Why is every Dream-Build-Play winner a 2D platformer with grass?

This week, Microsoft announced that Dream-Build-Play 2012 (DBP) is open for registration. The contest (now in its 6th episode) is a showcase of the year’s best of games that have been developed using their XNA game-creation-tools. I will of course be entering City Tuesday in it because the deadline is close enough that it really gives me the motivation to finish.

I took a look back at the past grand-prize winners and remarked at the uncanny similarities of all the games.

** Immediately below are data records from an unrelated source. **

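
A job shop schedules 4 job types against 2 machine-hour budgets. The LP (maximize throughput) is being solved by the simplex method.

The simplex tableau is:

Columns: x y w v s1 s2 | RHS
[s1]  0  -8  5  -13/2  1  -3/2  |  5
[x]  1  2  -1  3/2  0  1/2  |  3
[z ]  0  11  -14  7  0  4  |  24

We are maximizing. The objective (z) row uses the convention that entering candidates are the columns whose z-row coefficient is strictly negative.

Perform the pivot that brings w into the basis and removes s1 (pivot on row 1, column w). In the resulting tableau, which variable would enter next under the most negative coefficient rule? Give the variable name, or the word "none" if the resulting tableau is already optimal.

y

Pivot element 5. New z-row = old z-row − (-14)·(row 1/5).
Updated z-row coefficients: x: 0, y: -57/5, w: 0, v: -56/5, s1: 14/5, s2: -1/5.
The most negative is -57/5 in column y, so y would enter next.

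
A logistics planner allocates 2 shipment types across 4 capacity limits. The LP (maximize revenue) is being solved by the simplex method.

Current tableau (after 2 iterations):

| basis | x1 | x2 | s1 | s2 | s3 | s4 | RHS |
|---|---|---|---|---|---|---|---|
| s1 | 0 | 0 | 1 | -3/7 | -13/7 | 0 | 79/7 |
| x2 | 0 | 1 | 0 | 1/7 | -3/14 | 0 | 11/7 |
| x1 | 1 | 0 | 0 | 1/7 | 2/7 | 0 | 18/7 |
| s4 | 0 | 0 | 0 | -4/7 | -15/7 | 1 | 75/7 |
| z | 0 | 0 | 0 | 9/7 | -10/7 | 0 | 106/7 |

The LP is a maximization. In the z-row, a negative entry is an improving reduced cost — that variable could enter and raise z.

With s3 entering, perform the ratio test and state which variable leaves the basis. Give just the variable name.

Ratios: row 1 (s1): entry -13/7 ≤ 0, skip; row 2 (x2): entry -3/14 ≤ 0, skip; row 3 (x1): (18/7)/(2/7) = 9; row 4 (s4): entry -15/7 ≤ 0, skip.
Minimum ratio 9 is in the x1 row, so x1 leaves.

x1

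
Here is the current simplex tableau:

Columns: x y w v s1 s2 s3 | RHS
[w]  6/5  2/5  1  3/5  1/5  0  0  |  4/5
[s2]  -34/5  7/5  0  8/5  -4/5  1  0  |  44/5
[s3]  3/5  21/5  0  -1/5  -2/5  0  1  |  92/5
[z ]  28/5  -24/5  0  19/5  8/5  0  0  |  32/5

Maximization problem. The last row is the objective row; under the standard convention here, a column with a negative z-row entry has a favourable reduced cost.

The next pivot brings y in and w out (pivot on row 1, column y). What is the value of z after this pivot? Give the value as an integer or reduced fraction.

Minimum ratio for y: (4/5)/(2/5) = 2.
z changes by −(z-row coeff of y)·ratio = −(-24/5)·2 = 48/5.
New z = 32/5 + (48/5) = 16.

16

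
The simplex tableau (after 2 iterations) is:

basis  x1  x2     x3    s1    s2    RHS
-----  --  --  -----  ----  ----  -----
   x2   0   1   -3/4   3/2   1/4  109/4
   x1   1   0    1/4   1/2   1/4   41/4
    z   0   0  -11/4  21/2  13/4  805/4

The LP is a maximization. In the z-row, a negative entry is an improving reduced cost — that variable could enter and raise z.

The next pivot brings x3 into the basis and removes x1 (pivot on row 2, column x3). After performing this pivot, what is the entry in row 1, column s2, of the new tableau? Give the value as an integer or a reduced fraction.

1

Pivot element is row 2, column x3: 1/4.
Normalize row 2: new (row 2, s2) = (1/4)/(1/4) = 1.
row 1 ← row 1 − (-3/4)·(new row 2): 1/4 − (-3/4)·1 = 1.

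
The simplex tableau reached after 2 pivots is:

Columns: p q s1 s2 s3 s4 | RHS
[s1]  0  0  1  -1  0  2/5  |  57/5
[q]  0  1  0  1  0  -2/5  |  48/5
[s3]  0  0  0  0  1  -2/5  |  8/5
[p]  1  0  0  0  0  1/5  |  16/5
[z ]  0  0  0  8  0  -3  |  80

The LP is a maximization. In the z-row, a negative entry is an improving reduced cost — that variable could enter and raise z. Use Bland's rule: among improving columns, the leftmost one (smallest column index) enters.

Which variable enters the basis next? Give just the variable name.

s4

Objective-row coefficients: p: 0, q: 0, s1: 0, s2: 8, s3: 0, s4: -3.
Improving columns: s4. Bland's rule picks the smallest column index → s4.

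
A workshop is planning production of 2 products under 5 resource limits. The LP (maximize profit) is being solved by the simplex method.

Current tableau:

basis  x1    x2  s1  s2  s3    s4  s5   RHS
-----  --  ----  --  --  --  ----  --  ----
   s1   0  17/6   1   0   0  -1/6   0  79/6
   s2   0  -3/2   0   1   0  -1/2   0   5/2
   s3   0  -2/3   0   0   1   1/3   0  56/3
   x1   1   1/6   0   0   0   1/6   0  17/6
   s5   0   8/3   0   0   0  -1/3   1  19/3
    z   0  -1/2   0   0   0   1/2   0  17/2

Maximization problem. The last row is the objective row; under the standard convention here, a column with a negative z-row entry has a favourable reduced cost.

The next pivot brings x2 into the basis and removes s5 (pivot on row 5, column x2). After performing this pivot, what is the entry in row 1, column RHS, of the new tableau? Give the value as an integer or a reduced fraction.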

Here is the list of ever grand prize winner with screenshots:

If you pay close attention, you might notice some similarities among the grand prize winners:
– Every single game has been a 2D platformer.
– Four of the five have featured an adorable lead character (Some may even consider James Silva’s Dishwasher a lovable gremlin).
– Four of the five have featured hyper-saturated cartoon graphics completely devoid of blood (again the dishwasher is the outlier).
– Similarly, three of the five have featured particularly verdant environments replete with green grass and blue skies. (The dishwasher does feature some grassy environments all-be-it desaturated).
– And, only one had any type of firearms (yup dishwasher again).

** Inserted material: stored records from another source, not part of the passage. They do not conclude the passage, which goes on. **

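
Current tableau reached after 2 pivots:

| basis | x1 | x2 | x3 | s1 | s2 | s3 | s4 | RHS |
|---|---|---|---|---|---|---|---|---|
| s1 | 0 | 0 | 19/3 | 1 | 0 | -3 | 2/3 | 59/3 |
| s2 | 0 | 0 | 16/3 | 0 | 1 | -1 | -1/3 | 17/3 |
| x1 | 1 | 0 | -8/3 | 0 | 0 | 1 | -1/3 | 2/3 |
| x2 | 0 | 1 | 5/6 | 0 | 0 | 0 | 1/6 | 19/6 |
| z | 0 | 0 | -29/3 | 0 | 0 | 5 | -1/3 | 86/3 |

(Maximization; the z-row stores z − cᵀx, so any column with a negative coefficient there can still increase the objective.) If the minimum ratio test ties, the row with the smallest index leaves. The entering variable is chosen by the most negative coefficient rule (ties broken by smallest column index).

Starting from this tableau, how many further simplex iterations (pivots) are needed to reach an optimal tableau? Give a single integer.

2

pivot: x3 in, s2 out → z = 623/16
pivot: s4 in, x2 out → z = 341/7
No improving column remains; optimal.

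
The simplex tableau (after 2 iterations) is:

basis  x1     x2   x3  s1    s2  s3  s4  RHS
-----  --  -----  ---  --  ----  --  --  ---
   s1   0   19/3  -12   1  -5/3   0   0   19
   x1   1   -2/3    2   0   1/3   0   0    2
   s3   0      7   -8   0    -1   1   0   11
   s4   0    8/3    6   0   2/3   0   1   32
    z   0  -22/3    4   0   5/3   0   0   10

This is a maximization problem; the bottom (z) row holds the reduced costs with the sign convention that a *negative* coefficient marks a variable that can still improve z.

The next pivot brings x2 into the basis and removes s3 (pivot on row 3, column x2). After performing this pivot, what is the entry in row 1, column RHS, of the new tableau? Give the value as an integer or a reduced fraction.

Pivot element is row 3, column x2: 7.
Normalize row 3: new (row 3, RHS) = 11/7 = 11/7.
row 1 ← row 1 − (19/3)·(new row 3): 19 − (19/3)·(11/7) = 190/21.

190/21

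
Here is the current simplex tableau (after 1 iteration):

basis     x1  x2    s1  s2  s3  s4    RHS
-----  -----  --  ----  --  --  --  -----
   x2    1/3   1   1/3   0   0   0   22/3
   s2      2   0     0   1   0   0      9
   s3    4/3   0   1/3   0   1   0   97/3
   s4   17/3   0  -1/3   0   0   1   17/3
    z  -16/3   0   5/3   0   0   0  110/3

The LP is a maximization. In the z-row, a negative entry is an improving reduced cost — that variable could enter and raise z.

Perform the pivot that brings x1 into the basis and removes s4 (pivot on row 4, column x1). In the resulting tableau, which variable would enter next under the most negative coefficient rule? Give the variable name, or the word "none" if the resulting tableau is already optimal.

none

Pivot element 17/3. New z-row = old z-row − (-16/3)·(row 4/(17/3)).
Updated z-row coefficients: x1: 0, x2: 0, s1: 23/17, s2: 0, s3: 0, s4: 16/17.
No coefficient is strictly negative; the tableau after this pivot is optimal.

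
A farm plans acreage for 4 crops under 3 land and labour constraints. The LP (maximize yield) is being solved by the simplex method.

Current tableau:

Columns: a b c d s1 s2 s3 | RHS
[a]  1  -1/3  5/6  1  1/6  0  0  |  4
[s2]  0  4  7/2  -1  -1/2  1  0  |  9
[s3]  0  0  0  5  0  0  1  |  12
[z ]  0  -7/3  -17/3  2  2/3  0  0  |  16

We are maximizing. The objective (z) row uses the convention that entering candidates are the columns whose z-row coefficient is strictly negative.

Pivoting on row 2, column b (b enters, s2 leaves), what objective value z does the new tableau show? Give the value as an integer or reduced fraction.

85/4

Minimum ratio for b: 9/4 = 9/4.
z changes by −(z-row coeff of b)·ratio = −(-7/3)·(9/4) = 21/4.
New z = 16 + (21/4) = 85/4.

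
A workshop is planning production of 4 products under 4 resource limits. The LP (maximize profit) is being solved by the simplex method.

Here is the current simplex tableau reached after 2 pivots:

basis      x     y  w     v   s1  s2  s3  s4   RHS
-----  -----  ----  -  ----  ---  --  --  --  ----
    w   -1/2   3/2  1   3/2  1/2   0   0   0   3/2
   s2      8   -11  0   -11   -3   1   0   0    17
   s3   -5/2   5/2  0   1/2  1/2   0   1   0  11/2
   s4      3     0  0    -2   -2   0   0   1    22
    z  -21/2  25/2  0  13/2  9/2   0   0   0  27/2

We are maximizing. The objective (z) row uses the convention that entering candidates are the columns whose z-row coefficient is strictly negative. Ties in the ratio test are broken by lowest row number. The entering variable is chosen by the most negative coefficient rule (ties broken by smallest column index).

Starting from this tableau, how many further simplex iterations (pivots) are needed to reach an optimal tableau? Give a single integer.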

Yes yes I know there are only so many genres that a small, independent game developer can make in a year or two. However, XBLIG has had been known for its dual stick shooters, SHMUPS , RPGs , and Zombie games. Yet, not a single one of these genres has been featured in the grand prize. Heck even the second and third place winners of DBP show more diversity of what is in the service.

So why does Microsoft keep picking essentially the same type of game year after year? The dream-build-play (as if the name wasn’t clear enough) is a competition of wish
granting. It is trying to show the public how wonderful and great the games made by this community. This isn’t a chance to show some rough-around-the edges yet brilliant re-imagining of an over-done game convention. DBP is not supposed to be challenging your conceptions of what a game is.

Instead, the games that win are beautiful even in a static screen shot. They control well and the animation is really smooth. The games are inoffensive and they are generally pleasing to the widest possible audience.

It is the easy-listening music of game making.

I am not trying to dismiss the games that won. Each one has the high-level of quality that I could only dream of getting my own game to.
However, I am tired of the same type of game winning every year.

The Dream-Build-Play competition reminds me of this really great segment on This American Life about two artists who hired a marketing research firm to poll people what they consider to be a beautiful painting. The leader of the project, Alex Melamind, found that the most widely pleasing painting would be a landscape with blue sky, wild animals, water, and mountains. You can see the painting here:

You can listen to the segment here.

Sound similar to the games that win?

I once asked the Microsoft community manager who the judges were for the Dream Build Play competition. Unfortunately they said it was a secret. I was trying to figure out if they maybe contracted with some of the more famous critics in the game industry. I would really like to see someone like Kotaku Editor-and-Chief Stephen Totillo (who in 2007 -same year as portal – picked Desktop Tower Defense for his game of the year).

I have a feeling the project leads of each of the departments that have a stake in the XBLIG community get a vote. My bet is that it is something like the project manager of XNA, the marketing director of Xbox Live, and Larry “Major Nelson” Hryb. So, if you are making a game that you hope will take the big prize, forget about making one that will redefine what people consider a game to be. Lose the abstract art. Ditch that wonderfully ironic and violent grind-house game. No bloody zombies. No bullets. Just grass, blue skies, cute animals, pretty animation.